Je retournai cette épître pour voir si elle était bien à mon adresse : Adorno Salentini, place… n°… Rien n’y manquait.

Je retombai anéanti, dévoré d’une affreuse inquiétude, en proie à de noirs soupçons, consterné d’avoir perdu la trace de Cecilia et de celui qui pouvait me la disputer ou m’aider à la rejoindre. Je me crus joué. Des jours, des semaines se passèrent, je n’entendis parler ni de Celio ni des Boccaferri. Personne n’avait fait attention à leur brusque départ, puisqu’il s’était effectué presque avec la clôture de la saison musicale. Je lisais avidement tous les journaux de musique et de théâtre qui me tombaient sous la main. Nulle part il n’était question d’un engagement pour Cecilia ou pour Celio. Je ne connaissais personne qui fût lié avec eux, excepté le vieux professeur de Mlle Boccaferri, qui ne savait rien ou ne voulait rien savoir. Je me disposai à quitter Vienne, où je commençais à prendre le spleen, et j’allai faire mes adieux à la duchesse, espérant qu’elle pourrait peut-être me dire quelque chose de Celio.

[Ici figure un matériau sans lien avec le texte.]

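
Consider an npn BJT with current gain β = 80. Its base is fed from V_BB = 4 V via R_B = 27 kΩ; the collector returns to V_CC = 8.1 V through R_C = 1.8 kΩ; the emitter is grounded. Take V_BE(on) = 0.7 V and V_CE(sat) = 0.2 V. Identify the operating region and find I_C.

saturation; I_C ≈ 4.4 mA

Assume active: I_B = (4 − 0.7)/27 = 0.122 mA, giving I_C = β·I_B = 9.78 mA.
But then V_CE = 8.1 − 9.78×1.8 = -9.5 V < V_CE(sat) = 0.2 V — impossible in the active region.
So the transistor is saturated. With V_CE = 0.2 V, I_C = (V_CC − 0.2)/R_C = 7.9/1.8 = 4.39 mA.
Check: β·I_B = 9.78 mA > I_C = 4.39 mA, confirming saturation.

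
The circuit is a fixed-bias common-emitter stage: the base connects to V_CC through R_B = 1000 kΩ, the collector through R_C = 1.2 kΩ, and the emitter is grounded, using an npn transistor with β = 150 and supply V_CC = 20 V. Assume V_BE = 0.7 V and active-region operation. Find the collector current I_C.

Base loop: V_CC = I_B·R_B + V_BE, so I_B = (20 − 0.7)/1000 kΩ = 0.0193 mA.
In the active region I_C = β·I_B = 150 × 0.0193 = 2.9 mA.
Collector loop: V_CE = V_CC − I_C·R_C = 20 − 2.9×1.2 = 16.5 V.
Since V_CE = 16.5 V > V_CE(sat) ≈ 0.2 V, the transistor is in the active region as assumed.

I_C ≈ 2.9 mA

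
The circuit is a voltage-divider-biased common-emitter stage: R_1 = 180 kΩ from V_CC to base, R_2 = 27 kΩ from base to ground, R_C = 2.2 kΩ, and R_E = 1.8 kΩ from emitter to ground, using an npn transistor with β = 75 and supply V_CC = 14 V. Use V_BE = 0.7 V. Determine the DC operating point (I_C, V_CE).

Thevenize the base divider: V_Th = V_CC·R_2/(R_1+R_2) = 14×27/207 = 1.83 V, R_Th = R_1‖R_2 = 23.5 kΩ.
Base-emitter loop: V_Th = I_B·R_Th + V_BE + (β+1)I_B·R_E, so I_B = (1.83 − 0.7) / (23.5 + 76×1.8) = 0.00703 mA.
I_C = β·I_B = 75×0.00703 = 0.527 mA, and I_E = (β+1)I_B = 0.534 mA.
V_CE = V_CC − I_C·R_C − I_E·R_E = 14 − 0.527×2.2 − 0.534×1.8 = 11.9 V.
V_CE = 11.9 V > 0.2 V confirms active-region operation.

I_C ≈ 0.53 mA, V_CE ≈ 12 V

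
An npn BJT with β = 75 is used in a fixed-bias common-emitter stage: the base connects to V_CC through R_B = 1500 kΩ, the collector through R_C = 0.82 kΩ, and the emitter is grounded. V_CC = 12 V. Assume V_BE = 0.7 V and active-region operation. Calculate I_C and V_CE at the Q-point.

I_C ≈ 0.57 mA, V_CE ≈ 12 V

Base loop: V_CC = I_B·R_B + V_BE, so I_B = (12 − 0.7)/1500 kΩ = 0.00753 mA.
In the active region I_C = β·I_B = 75 × 0.00753 = 0.565 mA.
Collector loop: V_CE = V_CC − I_C·R_C = 12 − 0.565×0.82 = 11.5 V.
Since V_CE = 11.5 V > V_CE(sat) ≈ 0.2 V, the transistor is in the active region as assumed.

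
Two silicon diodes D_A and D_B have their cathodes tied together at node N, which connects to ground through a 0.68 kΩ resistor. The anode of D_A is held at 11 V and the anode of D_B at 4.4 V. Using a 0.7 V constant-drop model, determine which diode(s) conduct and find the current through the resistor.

Only D_A conducts; I_R ≈ 15 mA

Assume both conduct. Then node N would need to be at both 11−0.7 = 10.3 V and 4.4−0.7 = 3.7 V, which is impossible.
Assume only D_A conducts: V_N = 11 − 0.7 = 10.3 V, so I_R = 10.3/0.68 = 15.1 mA.
Check D_B: its anode-to-cathode voltage is 4.4 − 10.3 = -5.9 V < 0.7 V, so it is off. The assumption is consistent.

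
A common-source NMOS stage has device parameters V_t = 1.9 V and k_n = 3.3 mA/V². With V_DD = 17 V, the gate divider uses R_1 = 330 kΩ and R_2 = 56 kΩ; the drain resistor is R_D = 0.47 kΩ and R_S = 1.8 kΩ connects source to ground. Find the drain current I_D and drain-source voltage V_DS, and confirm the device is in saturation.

I_D ≈ 0.15 mA, V_DS ≈ 17 V

V_G = V_DD·R_2/(R_1+R_2) = 17×56/386 = 2.47 V.
Assume saturation: I_D = (k_n/2)(V_GS − V_t)² with V_GS = V_G − I_D·R_S = 2.47 − 1.8·I_D.
Substituting gives 5.35·I_D² − 4.36·I_D + 0.529 = 0, with roots I_D = 0.148 or 0.668 mA.
The root I_D = 0.668 mA gives V_GS = 1.26 V ≤ V_t, so take I_D = 0.148 mA.
Then V_GS = 2.2 V and V_DS = V_DD − I_D(R_D+R_S) = 17 − 0.148×2.27 = 16.7 V.
Saturation requires V_DS ≥ V_GS − V_t = 0.3 V; 16.7 ≥ 0.3 ✓.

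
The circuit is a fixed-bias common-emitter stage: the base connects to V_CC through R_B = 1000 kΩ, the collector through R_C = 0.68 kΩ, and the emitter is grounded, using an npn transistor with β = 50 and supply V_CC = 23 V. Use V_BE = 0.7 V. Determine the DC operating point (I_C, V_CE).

I_C ≈ 1.1 mA, V_CE ≈ 22 V

Base loop: V_CC = I_B·R_B + V_BE, so I_B = (23 − 0.7)/1000 kΩ = 0.0223 mA.
In the active region I_C = β·I_B = 50 × 0.0223 = 1.11 mA.
Collector loop: V_CE = V_CC − I_C·R_C = 23 − 1.11×0.68 = 22.2 V.
Since V_CE = 22.2 V > V_CE(sat) ≈ 0.2 V, the transistor is in the active region as assumed.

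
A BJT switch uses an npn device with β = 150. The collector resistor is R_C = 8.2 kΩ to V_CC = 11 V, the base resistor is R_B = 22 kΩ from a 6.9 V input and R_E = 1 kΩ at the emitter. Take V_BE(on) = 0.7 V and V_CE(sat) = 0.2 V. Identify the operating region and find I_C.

saturation; I_C ≈ 1.2 mA

Assume active: I_B = (6.9 − 0.7)/(22 + 151×1) = 0.0358 mA, I_C = β·I_B = 5.38 mA.
Then V_CE = 11 − 5.38×8.2 − 5.41×1 = -38.5 V < 0.2 V — the active assumption fails.
Re-solve with V_CE = 0.2 V. KCL at the emitter: V_E/R_E = (V_BB−0.7−V_E)/R_B + (V_CC−0.2−V_E)/R_C, giving V_E = 1.37 V.
I_C = (V_CC − 0.2 − V_E)/R_C = (10.8 − 1.37)/8.2 = 1.15 mA.
Check: I_B = (6.2 − 1.37)/22 = 0.22 mA, and β·I_B = 32.9 mA > I_C, confirming saturation.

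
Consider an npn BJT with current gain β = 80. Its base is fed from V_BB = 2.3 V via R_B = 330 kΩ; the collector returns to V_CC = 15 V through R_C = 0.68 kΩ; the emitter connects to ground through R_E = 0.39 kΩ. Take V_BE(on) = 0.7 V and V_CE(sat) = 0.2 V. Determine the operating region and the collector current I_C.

active; I_C ≈ 0.35 mA

Assume active. Base-emitter loop: I_B = (V_BB − V_BE)/(R_B + (β+1)R_E) = (2.3 − 0.7)/(330 + 81×0.39) = 0.00442 mA.
I_C = β·I_B = 80×0.00442 = 0.354 mA.
V_CE = V_CC − I_C·R_C − I_E·R_E = 15 − 0.354×0.68 − 0.358×0.39 = 14.6 V > V_CE(sat), so the active-region assumption holds.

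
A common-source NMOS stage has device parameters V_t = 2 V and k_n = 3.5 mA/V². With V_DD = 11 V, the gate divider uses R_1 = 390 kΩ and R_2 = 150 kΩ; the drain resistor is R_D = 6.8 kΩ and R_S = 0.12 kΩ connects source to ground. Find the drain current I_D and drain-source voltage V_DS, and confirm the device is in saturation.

I_D ≈ 1.4 mA, V_DS ≈ 1.4 V

V_G = V_DD·R_2/(R_1+R_2) = 11×150/540 = 3.06 V.
Assume saturation: I_D = (k_n/2)(V_GS − V_t)² with V_GS = V_G − I_D·R_S = 3.06 − 0.12·I_D.
Substituting gives 0.0252·I_D² − 1.44·I_D + 1.95 = 0, with roots I_D = 1.38 or 55.9 mA.
The root I_D = 55.9 mA gives V_GS = -3.65 V ≤ V_t, so take I_D = 1.38 mA.
Then V_GS = 2.89 V and V_DS = V_DD − I_D(R_D+R_S) = 11 − 1.38×6.92 = 1.42 V.
Saturation requires V_DS ≥ V_GS − V_t = 0.889 V; 1.42 ≥ 0.889 ✓.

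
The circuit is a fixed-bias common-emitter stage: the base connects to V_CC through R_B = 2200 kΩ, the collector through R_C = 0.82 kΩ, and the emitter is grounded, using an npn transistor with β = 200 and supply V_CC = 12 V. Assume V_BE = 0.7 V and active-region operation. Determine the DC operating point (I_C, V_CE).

I_C ≈ 1 mA, V_CE ≈ 11 V

Base loop: V_CC = I_B·R_B + V_BE, so I_B = (12 − 0.7)/2200 kΩ = 0.00514 mA.
In the active region I_C = β·I_B = 200 × 0.00514 = 1.03 mA.
Collector loop: V_CE = V_CC − I_C·R_C = 12 − 1.03×0.82 = 11.2 V.
Since V_CE = 11.2 V > V_CE(sat) ≈ 0.2 V, the transistor is in the active region as assumed.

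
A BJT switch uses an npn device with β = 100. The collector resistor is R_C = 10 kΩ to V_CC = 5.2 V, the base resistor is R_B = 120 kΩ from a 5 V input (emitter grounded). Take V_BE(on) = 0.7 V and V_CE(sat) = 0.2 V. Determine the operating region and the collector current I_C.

Assume active: I_B = (5 − 0.7)/120 = 0.0358 mA, giving I_C = β·I_B = 3.58 mA.
But then V_CE = 5.2 − 3.58×10 = -30.6 V < V_CE(sat) = 0.2 V — impossible in the active region.
So the transistor is saturated. With V_CE = 0.2 V, I_C = (V_CC − 0.2)/R_C = 5/10 = 0.5 mA.
Check: β·I_B = 3.58 mA > I_C = 0.5 mA, confirming saturation.

saturation; I_C ≈ 0.5 mA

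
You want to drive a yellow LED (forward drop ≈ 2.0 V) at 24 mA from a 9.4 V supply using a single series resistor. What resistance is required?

The resistor drops V_S − V_D = 9.4 − 2.0 = 7.4 V at 24 mA.
R = 7.4 V / 24 mA = 0.308 kΩ.

R ≈ 0.31 kΩ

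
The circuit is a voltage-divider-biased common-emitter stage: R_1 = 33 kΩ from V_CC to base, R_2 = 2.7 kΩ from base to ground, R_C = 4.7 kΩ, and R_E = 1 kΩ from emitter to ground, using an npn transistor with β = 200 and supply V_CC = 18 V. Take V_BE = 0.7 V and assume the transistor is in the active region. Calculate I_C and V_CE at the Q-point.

Thevenize the base divider: V_Th = V_CC·R_2/(R_1+R_2) = 18×2.7/35.7 = 1.36 V, R_Th = R_1‖R_2 = 2.5 kΩ.
Base-emitter loop: V_Th = I_B·R_Th + V_BE + (β+1)I_B·R_E, so I_B = (1.36 − 0.7) / (2.5 + 201×1) = 0.00325 mA.
I_C = β·I_B = 200×0.00325 = 0.65 mA, and I_E = (β+1)I_B = 0.653 mA.
V_CE = V_CC − I_C·R_C − I_E·R_E = 18 − 0.65×4.7 − 0.653×1 = 14.3 V.
V_CE = 14.3 V > 0.2 V confirms active-region operation.

I_C ≈ 0.65 mA, V_CE ≈ 14 V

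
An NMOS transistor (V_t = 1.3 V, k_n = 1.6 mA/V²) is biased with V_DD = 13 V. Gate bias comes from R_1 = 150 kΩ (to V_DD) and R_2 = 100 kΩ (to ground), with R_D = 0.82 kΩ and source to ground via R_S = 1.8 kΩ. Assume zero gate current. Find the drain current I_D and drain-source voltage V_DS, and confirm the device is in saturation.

V_G = V_DD·R_2/(R_1+R_2) = 13×100/250 = 5.2 V.
Assume saturation: I_D = (k_n/2)(V_GS − V_t)² with V_GS = V_G − I_D·R_S = 5.2 − 1.8·I_D.
Substituting gives 2.59·I_D² − 12.2·I_D + 12.2 = 0, with roots I_D = 1.43 or 3.29 mA.
The root I_D = 3.29 mA gives V_GS = -0.729 V ≤ V_t, so take I_D = 1.43 mA.
Then V_GS = 2.63 V and V_DS = V_DD − I_D(R_D+R_S) = 13 − 1.43×2.62 = 9.27 V.
Saturation requires V_DS ≥ V_GS − V_t = 1.33 V; 9.27 ≥ 1.33 ✓.

I_D ≈ 1.4 mA, V_DS ≈ 9.3 V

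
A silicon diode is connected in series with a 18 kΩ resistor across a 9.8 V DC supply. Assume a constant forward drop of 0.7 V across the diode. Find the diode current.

KVL around the loop: 9.8 = V_D + I·R = 0.7 + I × 18 kΩ.
So I = (9.8 − 0.7) / 18 kΩ = 9.1 / 18 = 0.506 mA.

I ≈ 0.51 mA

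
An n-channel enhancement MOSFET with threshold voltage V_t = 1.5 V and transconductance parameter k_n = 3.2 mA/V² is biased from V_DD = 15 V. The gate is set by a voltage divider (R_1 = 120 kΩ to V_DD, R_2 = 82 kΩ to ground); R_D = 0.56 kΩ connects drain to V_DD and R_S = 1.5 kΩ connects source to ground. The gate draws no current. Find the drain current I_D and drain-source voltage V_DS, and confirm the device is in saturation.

I_D ≈ 2.3 mA, V_DS ≈ 10 V

V_G = V_DD·R_2/(R_1+R_2) = 15×82/202 = 6.09 V.
Assume saturation: I_D = (k_n/2)(V_GS − V_t)² with V_GS = V_G − I_D·R_S = 6.09 − 1.5·I_D.
Substituting gives 3.6·I_D² − 23·I_D + 33.7 = 0, with roots I_D = 2.27 or 4.13 mA.
The root I_D = 4.13 mA gives V_GS = -0.107 V ≤ V_t, so take I_D = 2.27 mA.
Then V_GS = 2.69 V and V_DS = V_DD − I_D(R_D+R_S) = 15 − 2.27×2.06 = 10.3 V.
Saturation requires V_DS ≥ V_GS − V_t = 1.19 V; 10.3 ≥ 1.19 ✓.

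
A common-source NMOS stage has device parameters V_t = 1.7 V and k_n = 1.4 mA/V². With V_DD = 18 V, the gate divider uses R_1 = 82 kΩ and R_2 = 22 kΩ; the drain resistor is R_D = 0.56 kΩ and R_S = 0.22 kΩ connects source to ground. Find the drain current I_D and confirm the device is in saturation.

V_G = V_DD·R_2/(R_1+R_2) = 18×22/104 = 3.81 V.
Assume saturation: I_D = (k_n/2)(V_GS − V_t)² with V_GS = V_G − I_D·R_S = 3.81 − 0.22·I_D.
Substituting gives 0.0339·I_D² − 1.65·I_D + 3.11 = 0, with roots I_D = 1.96 or 46.7 mA.
The root I_D = 46.7 mA gives V_GS = -6.47 V ≤ V_t, so take I_D = 1.96 mA.
Then V_GS = 3.38 V and V_DS = V_DD − I_D(R_D+R_S) = 18 − 1.96×0.78 = 16.5 V.
Saturation requires V_DS ≥ V_GS − V_t = 1.68 V; 16.5 ≥ 1.68 ✓.

I_D ≈ 2 mA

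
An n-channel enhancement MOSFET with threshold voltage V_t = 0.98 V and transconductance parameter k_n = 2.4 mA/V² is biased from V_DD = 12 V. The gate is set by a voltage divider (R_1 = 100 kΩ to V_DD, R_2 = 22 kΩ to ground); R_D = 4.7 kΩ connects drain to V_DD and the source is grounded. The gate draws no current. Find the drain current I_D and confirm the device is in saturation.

I_D ≈ 1.7 mA

V_G = V_DD·R_2/(R_1+R_2) = 12×22/122 = 2.16 V. With the source grounded, V_GS = V_G = 2.16 V.
Assume saturation: I_D = (k_n/2)(V_GS − V_t)² = (2.4/2)×(2.16 − 0.98)² = 1.2×1.18² = 1.68 mA.
V_DS = V_DD − I_D·R_D = 12 − 1.68×4.7 = 4.09 V.
Saturation requires V_DS ≥ V_GS − V_t = 1.18 V; 4.09 ≥ 1.18 ✓.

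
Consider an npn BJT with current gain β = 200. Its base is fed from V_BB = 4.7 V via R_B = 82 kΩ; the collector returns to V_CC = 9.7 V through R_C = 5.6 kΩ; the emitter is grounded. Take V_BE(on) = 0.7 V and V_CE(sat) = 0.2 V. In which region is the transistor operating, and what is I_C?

saturation; I_C ≈ 1.7 mA

Assume active: I_B = (4.7 − 0.7)/82 = 0.0488 mA, giving I_C = β·I_B = 9.76 mA.
But then V_CE = 9.7 − 9.76×5.6 = -44.9 V < V_CE(sat) = 0.2 V — impossible in the active region.
So the transistor is saturated. With V_CE = 0.2 V, I_C = (V_CC − 0.2)/R_C = 9.5/5.6 = 1.7 mA.
Check: β·I_B = 9.76 mA > I_C = 1.7 mA, confirming saturation.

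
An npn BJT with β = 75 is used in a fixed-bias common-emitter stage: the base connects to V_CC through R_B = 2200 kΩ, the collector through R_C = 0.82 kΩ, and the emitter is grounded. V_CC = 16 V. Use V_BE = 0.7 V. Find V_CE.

Base loop: V_CC = I_B·R_B + V_BE, so I_B = (16 − 0.7)/2200 kΩ = 0.00695 mA.
In the active region I_C = β·I_B = 75 × 0.00695 = 0.522 mA.
Collector loop: V_CE = V_CC − I_C·R_C = 16 − 0.522×0.82 = 15.6 V.
Since V_CE = 15.6 V > V_CE(sat) ≈ 0.2 V, the transistor is in the active region as assumed.

V_CE ≈ 16 V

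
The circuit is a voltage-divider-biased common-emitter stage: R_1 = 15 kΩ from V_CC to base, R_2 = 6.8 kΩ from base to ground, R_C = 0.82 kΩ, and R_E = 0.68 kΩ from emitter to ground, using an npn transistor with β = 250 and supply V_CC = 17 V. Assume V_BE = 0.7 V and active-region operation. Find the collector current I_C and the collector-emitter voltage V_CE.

I_C ≈ 6.6 mA, V_CE ≈ 7.1 V

Thevenize the base divider: V_Th = V_CC·R_2/(R_1+R_2) = 17×6.8/21.8 = 5.3 V, R_Th = R_1‖R_2 = 4.68 kΩ.
Base-emitter loop: V_Th = I_B·R_Th + V_BE + (β+1)I_B·R_E, so I_B = (5.3 − 0.7) / (4.68 + 251×0.68) = 0.0262 mA.
I_C = β·I_B = 250×0.0262 = 6.56 mA, and I_E = (β+1)I_B = 6.59 mA.
V_CE = V_CC − I_C·R_C − I_E·R_E = 17 − 6.56×0.82 − 6.59×0.68 = 7.14 V.
V_CE = 7.14 V > 0.2 V confirms active-region operation.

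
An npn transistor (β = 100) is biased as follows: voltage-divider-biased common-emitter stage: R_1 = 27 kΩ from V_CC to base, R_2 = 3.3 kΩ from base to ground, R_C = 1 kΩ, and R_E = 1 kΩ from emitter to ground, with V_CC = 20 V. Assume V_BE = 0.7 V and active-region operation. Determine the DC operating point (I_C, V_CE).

I_C ≈ 1.4 mA, V_CE ≈ 17 V

Thevenize the base divider: V_Th = V_CC·R_2/(R_1+R_2) = 20×3.3/30.3 = 2.18 V, R_Th = R_1‖R_2 = 2.94 kΩ.
Base-emitter loop: V_Th = I_B·R_Th + V_BE + (β+1)I_B·R_E, so I_B = (2.18 − 0.7) / (2.94 + 101×1) = 0.0142 mA.
I_C = β·I_B = 100×0.0142 = 1.42 mA, and I_E = (β+1)I_B = 1.44 mA.
V_CE = V_CC − I_C·R_C − I_E·R_E = 20 − 1.42×1 − 1.44×1 = 17.1 V.
V_CE = 17.1 V > 0.2 V confirms active-region operation.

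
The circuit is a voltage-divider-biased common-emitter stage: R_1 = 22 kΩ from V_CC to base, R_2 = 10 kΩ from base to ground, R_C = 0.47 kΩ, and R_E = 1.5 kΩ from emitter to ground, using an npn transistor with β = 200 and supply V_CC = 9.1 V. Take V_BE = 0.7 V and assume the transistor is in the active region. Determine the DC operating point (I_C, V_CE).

I_C ≈ 1.4 mA, V_CE ≈ 6.4 V

Thevenize the base divider: V_Th = V_CC·R_2/(R_1+R_2) = 9.1×10/32 = 2.84 V, R_Th = R_1‖R_2 = 6.88 kΩ.
Base-emitter loop: V_Th = I_B·R_Th + V_BE + (β+1)I_B·R_E, so I_B = (2.84 − 0.7) / (6.88 + 201×1.5) = 0.00695 mA.
I_C = β·I_B = 200×0.00695 = 1.39 mA, and I_E = (β+1)I_B = 1.4 mA.
V_CE = V_CC − I_C·R_C − I_E·R_E = 9.1 − 1.39×0.47 − 1.4×1.5 = 6.35 V.
V_CE = 6.35 V > 0.2 V confirms active-region operation.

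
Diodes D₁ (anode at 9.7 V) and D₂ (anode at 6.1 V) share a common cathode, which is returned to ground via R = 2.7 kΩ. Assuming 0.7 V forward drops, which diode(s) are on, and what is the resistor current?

Only D₁ conducts; I_R ≈ 3.3 mA

Assume both conduct. Then node N would need to be at both 9.7−0.7 = 9 V and 6.1−0.7 = 5.4 V, which is impossible.
Assume only D₁ conducts: V_N = 9.7 − 0.7 = 9 V, so I_R = 9/2.7 = 3.33 mA.
Check D₂: its anode-to-cathode voltage is 6.1 − 9 = -2.9 V < 0.7 V, so it is off. The assumption is consistent.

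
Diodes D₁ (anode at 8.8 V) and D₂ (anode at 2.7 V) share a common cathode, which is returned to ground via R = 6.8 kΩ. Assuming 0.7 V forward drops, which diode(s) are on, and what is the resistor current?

Assume both conduct. Then node N would need to be at both 8.8−0.7 = 8.1 V and 2.7−0.7 = 2 V, which is impossible.
Assume only D₁ conducts: V_N = 8.8 − 0.7 = 8.1 V, so I_R = 8.1/6.8 = 1.19 mA.
Check D₂: its anode-to-cathode voltage is 2.7 − 8.1 = -5.4 V < 0.7 V, so it is off. The assumption is consistent.

Only D₁ conducts; I_R ≈ 1.2 mA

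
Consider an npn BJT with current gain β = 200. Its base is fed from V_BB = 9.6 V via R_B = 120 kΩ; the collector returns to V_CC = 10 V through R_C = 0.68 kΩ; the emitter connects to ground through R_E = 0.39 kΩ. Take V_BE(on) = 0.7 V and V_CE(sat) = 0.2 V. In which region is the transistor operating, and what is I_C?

Assume active. Base-emitter loop: I_B = (V_BB − V_BE)/(R_B + (β+1)R_E) = (9.6 − 0.7)/(120 + 201×0.39) = 0.0449 mA.
I_C = β·I_B = 200×0.0449 = 8.97 mA.
V_CE = V_CC − I_C·R_C − I_E·R_E = 10 − 8.97×0.68 − 9.02×0.39 = 0.382 V > V_CE(sat), so the active-region assumption holds.

active; I_C ≈ 9 mA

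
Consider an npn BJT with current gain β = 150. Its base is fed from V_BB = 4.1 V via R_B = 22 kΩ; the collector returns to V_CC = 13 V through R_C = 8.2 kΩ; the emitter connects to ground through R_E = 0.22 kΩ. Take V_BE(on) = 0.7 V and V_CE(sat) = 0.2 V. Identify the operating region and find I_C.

saturation; I_C ≈ 1.5 mA

Assume active: I_B = (4.1 − 0.7)/(22 + 151×0.22) = 0.0616 mA, I_C = β·I_B = 9.24 mA.
Then V_CE = 13 − 9.24×8.2 − 9.3×0.22 = -64.8 V < 0.2 V — the active assumption fails.
Re-solve with V_CE = 0.2 V. KCL at the emitter: V_E/R_E = (V_BB−0.7−V_E)/R_B + (V_CC−0.2−V_E)/R_C, giving V_E = 0.364 V.
I_C = (V_CC − 0.2 − V_E)/R_C = (12.8 − 0.364)/8.2 = 1.52 mA.
Check: I_B = (3.4 − 0.364)/22 = 0.138 mA, and β·I_B = 20.7 mA > I_C, confirming saturation.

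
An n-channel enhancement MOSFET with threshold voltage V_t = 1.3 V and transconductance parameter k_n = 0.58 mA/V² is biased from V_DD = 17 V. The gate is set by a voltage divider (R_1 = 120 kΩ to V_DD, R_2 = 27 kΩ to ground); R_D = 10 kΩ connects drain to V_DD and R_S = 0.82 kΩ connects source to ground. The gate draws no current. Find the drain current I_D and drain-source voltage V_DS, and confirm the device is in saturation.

I_D ≈ 0.55 mA, V_DS ≈ 11 V

V_G = V_DD·R_2/(R_1+R_2) = 17×27/147 = 3.12 V.
Assume saturation: I_D = (k_n/2)(V_GS − V_t)² with V_GS = V_G − I_D·R_S = 3.12 − 0.82·I_D.
Substituting gives 0.195·I_D² − 1.87·I_D + 0.963 = 0, with roots I_D = 0.547 or 9.03 mA.
The root I_D = 9.03 mA gives V_GS = -4.28 V ≤ V_t, so take I_D = 0.547 mA.
Then V_GS = 2.67 V and V_DS = V_DD − I_D(R_D+R_S) = 17 − 0.547×10.8 = 11.1 V.
Saturation requires V_DS ≥ V_GS − V_t = 1.37 V; 11.1 ≥ 1.37 ✓.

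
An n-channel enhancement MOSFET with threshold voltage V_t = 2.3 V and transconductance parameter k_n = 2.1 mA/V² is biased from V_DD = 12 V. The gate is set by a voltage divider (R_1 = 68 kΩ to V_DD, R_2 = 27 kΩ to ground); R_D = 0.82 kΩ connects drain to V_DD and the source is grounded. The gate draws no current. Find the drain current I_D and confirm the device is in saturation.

V_G = V_DD·R_2/(R_1+R_2) = 12×27/95 = 3.41 V. With the source grounded, V_GS = V_G = 3.41 V.
Assume saturation: I_D = (k_n/2)(V_GS − V_t)² = (2.1/2)×(3.41 − 2.3)² = 1.05×1.11² = 1.29 mA.
V_DS = V_DD − I_D·R_D = 12 − 1.29×0.82 = 10.9 V.
Saturation requires V_DS ≥ V_GS − V_t = 1.11 V; 10.9 ≥ 1.11 ✓.

I_D ≈ 1.3 mA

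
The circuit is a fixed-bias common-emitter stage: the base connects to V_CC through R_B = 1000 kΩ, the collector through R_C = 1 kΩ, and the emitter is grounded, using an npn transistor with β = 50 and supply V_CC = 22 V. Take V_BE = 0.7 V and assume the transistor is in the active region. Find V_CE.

Base loop: V_CC = I_B·R_B + V_BE, so I_B = (22 − 0.7)/1000 kΩ = 0.0213 mA.
In the active region I_C = β·I_B = 50 × 0.0213 = 1.06 mA.
Collector loop: V_CE = V_CC − I_C·R_C = 22 − 1.06×1 = 20.9 V.
Since V_CE = 20.9 V > V_CE(sat) ≈ 0.2 V, the transistor is in the active region as assumed.

V_CE ≈ 21 V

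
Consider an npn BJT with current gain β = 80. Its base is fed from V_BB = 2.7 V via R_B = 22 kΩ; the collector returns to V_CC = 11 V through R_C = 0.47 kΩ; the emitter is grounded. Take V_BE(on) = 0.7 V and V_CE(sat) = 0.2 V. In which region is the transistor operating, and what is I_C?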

Toute cette aventure m’avait fait beaucoup de mal. Au moment de m’épanouir à l’amour par la confiance et l’estime, je me voyais rejeté dans le doute, et je sentais les atteintes empoisonnées du scepticisme et de l’ironie. Je ne pouvais plus travailler ; je cherchais l’ivresse, et ne la trouvais nulle part. Je fus plus méchant dans mon entretien avec la duchesse que Celio lui-même ne l’eût été à ma place. Ceci la passionna pour, je devrais dire contre moi : les coquettes sont ainsi faites.

L’inquiétude mal déguisée avec laquelle je l’interrogeais sur Celio lui fit croire que j’étais resté jaloux et amoureux d’elle. Elle me jura ne pas savoir ce qu’il était devenu depuis la malencontreuse soirée de son début ; mais, en me supposant épris d’elle et en voyant avec quelle assurance je le niais, elle se forma une grande idée de la force de mon caractère. Elle prit à cœur de le dompter, elle se piqua au jeu ; une lutte acharnée avec un homme qui ne lui montrait plus de faiblesse et qui l’abandonnait sur un simple soupçon lui parut digne de toute sa science.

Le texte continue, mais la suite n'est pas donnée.